Review: Me Before You, B-
Rated PG-13, 110 minutes
The predictably pleasant, winsome new romantic drama "Me Before You" is what Nicholas Sparks could do with romance, if done more than just icky sweet, over-sentimental moments. Granted, this pulls few surprises, especially if you're familiar with the Jojo Moyes (who also writes the screenplay here) novel on which its based, but it's still a painful, well-worn reminder that as the Ed Sheeran song goes - heard memorably in the film - that loving can hurt sometimes. Young and quirky Louisa "Lou" Clark (Emilia Clarke) moves from one job to the next to help her family make ends meet. Her cheerful attitude is put to the test when she becomes a caregiver for Will Traynor (Sam Claflin), a wealthy young banker left paralyzed from an accident two years earlier. Will's cynical outlook starts to change when Louisa shows him that life is worth living.

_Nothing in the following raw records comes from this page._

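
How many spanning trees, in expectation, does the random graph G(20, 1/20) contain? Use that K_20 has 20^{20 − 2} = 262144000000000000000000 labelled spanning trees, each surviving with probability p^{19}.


K_20 has 20^{20 − 2} = 262144000000000000000000 labelled spanning trees.
For each such spanning tree H, let X_H = 1 if all 19 edges of H are present in G. Then P[X_H = 1] = p^{19} = (1/20)^{19} = 1/5242880000000000000000000.
By linearity of expectation: E[X] = Σ_H E[X_H] = 262144000000000000000000 · p^{19} = 262144000000000000000000 · 1/5242880000000000000000000 = 1/20.
Numerically: E[X] ≈ 0.05.

E[X] = 262144000000000000000000 · (1/20)^{19} = 1/20 ≈ 0.05.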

Directed by British TV and stage director Thea Sharrock in her feature film debut, "Me Before You" is an engaging, brave romantic drama that reminds you of where the old cinematic term "three hanky movie" originated. Its distinctly British flavor is part of the appeal (a great cup of tea can cure just about anything, except that spinal cord injury) and partly why it may appeal to some, not to mention the unconventional love story - cute woman meets handsome guy in a wheelchair - may resonate with those looking for something different. It also doesn't hurt that "Me Before You" has two leads easy on the eyes, the lovely Clarke from "Game of Thrones" and the rugged Claflin of "Hunger Games"; with Clarke's giggly, wide smile and Claflin's one-eyed smirk, these two have some decent chemistry. There are hardly any surprises in the slow-moving and episodic story, and you'll see where it's going fairly early on, especially as the premise, which is about living, loving and dying with dignity, is revealed mid-film; while the ending is braver and even more controversial than most in this genre (Sparks would've certainly opted for the easier, crowd-pleasing route), don't expect any heavy political statements, or fewer tears for that matter. The calculated but enjoyable "Me Before You" may be a nice change of pace for romance movies, but that doesn't mean you should put away those tissues, as a matter of fact, keep extra stocked up for this one.